David Samiljan said that if his grandpa Harry Kosofsky knew his grandson had decided to become a butcher, “Papa Harry” would be spinning in his grave.
“Papa Harry hated being a butcher. All he wanted to do was work in an office and wear a shirt and tie,” Samiljan explained.
Samiljan’s great-grandfather, David Baron, opened Baron’s Meat & Poultry, a kosher butcher shop, in Bath Beach, Brooklyn, around 1915. Harry inherited the shop by marrying into the Baron family.
Before the family sold the business, sometime between 1969 and 1971 when Samiljan was about 5 years old, it “was central to the family,” he said. “All the male members of that generation cycled through the shop, though their children all went on to do something else.”
One relative who was a cantor worked there for a while plucking the feathers from chickens after slaughter, even though he felt it was beneath him.
Samiljan, too, went on to do other things. While working as a stagehand for the Big Apple Circus, he met his wife. He never would have predicted he would resurrect the family butcher shop on the opposite coast, but that’s exactly what he’s done.
Samiljan, 58, is the owner of Baron’s Quality Meats & Seafood, an homage to the original. “I’m named after my great-grandfather, so there was no reason not to [keep the name]. I thought it would be fun,” he said. There are now three Bay Area locations: the original in the Alameda Marketplace; in San Francisco’s Noe Valley neighborhood; and the newcomer, in the Castro Valley Marketplace.

While the new Baron’s isn’t kosher, Samiljan said he “looks and speaks Jewish.” Raised on Staten Island, he calls Brooklyn “the Old Country.” Though he’s been working the floor more recently because of employees being out with Covid, his Jewish customers know they can ask him about the tub of schmaltz he kept in the back in the early days, or about first-cut brisket.
Samiljan worked a catering job after he left the circus, and the owner of the company suggested he apply to the Culinary Institute of America. He was accepted and found he was particularly adept at cutting meat.
“I don’t know if it had anything to do with my family lineage or if I was just a natural at cutting, but I picked it up quickly,” he said.
Even so, after graduating and arriving in San Francisco with his wife, he was unsure which direction his culinary degree would take him.

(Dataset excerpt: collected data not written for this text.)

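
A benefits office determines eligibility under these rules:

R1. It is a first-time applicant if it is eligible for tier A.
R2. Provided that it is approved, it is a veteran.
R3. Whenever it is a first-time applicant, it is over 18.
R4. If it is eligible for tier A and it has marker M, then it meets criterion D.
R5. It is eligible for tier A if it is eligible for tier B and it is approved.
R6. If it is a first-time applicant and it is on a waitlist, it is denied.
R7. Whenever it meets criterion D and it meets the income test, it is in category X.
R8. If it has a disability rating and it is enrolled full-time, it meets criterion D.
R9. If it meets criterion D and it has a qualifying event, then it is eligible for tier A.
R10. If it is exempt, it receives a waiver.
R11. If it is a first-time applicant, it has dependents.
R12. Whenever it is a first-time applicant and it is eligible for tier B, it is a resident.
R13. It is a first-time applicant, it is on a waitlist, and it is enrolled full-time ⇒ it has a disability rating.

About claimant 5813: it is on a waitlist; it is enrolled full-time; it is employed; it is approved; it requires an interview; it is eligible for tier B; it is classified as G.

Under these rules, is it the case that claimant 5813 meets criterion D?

By R5 (it is eligible for tier B, it is approved): it is eligible for tier A.
By R1 (it is eligible for tier A): it is a first-time applicant.
By R13 (it is a first-time applicant, it is on a waitlist, it is enrolled full-time): it has a disability rating.
By R8 (it has a disability rating, it is enrolled full-time): it meets criterion D.

Yes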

One day, he went to the old location of Oakland Kosher for a bagel, and while perusing the meat counter, he told his daughter, “Daddy’s grandpa was a kosher butcher, too.” The owner turned around and said, “Do you know how to cut meat? Do you need a job?”
That was his first butcher job. Unlike Papa Harry, who was known to chase demanding customers out of his store, Samiljan has a knack for customer service.
“I like talking food and [BSing] with people,” he said. “I’m chatty and I like the sound of my own voice.”
From Oakland Kosher, Samiljan moved to Woodland Meats, a high-end butcher in Kentfield (Marin County), and from there landed at Niman Ranch, which raises livestock sustainably. There he learned every aspect of the meat business.
Unlike Papa Harry, who was known to chase demanding customers out of his store, David has a knack for customer service.
From butchering to packing to driving a truck, he did it all, until he ended up in the office, “where I sat next to Bill Niman, listening to him talk about meat all day,” Samiljan said. “I learned a ton. I made a lot of contacts and got to talk to anyone who was anyone in the restaurant or meat business. It was a tremendous learning experience.”
So, when Samiljan got a call in 2004 from the owner of the Alameda Marketplace asking if he’d want to open a butcher shop there, he didn’t have to think hard about it.
“I went home to my wife and asked her, do you mind if I mortgage the house and invest everything we have in this shop, even though if it goes under, we’re going to lose the house? And she said, ‘Sure, go ahead,’ and that’s how I ended up there, just like that,” he recalled.
Samiljan said that from Niman he learned the ins and outs of all-natural, organic and grass-fed meat. He noted that he was the first artisanal butcher to offer sustainably produced meat, before the whole animal butchery movement came into fashion, and added that he can taste what a cow has been fed by eating a single bite of a steak (though his health has led him to adopt a vegan diet at times).
It was long hours in the beginning, he said, so long that he often didn’t see his kids, as he left the house before they got up and returned after they’d gone to sleep.
“I kind of had to make it work, or not,” he said. “It’s not really a choice. Anyone who owns their own business understands that if you don’t do it, it don’t get done.”
Eighteen years later, his three shops are doing brisk business.
Samiljan has raised his three kids in Benicia, and feels grateful that he’s had a career doing what he loves. His is one of the businesses that has done well during Covid. The fact that his shops started accepting tips recently means his employees are making a living wage, something he takes pride in.
Unlike Papa Harry, he said, “I really like what I do a lot. I wouldn’t want to do anything else.”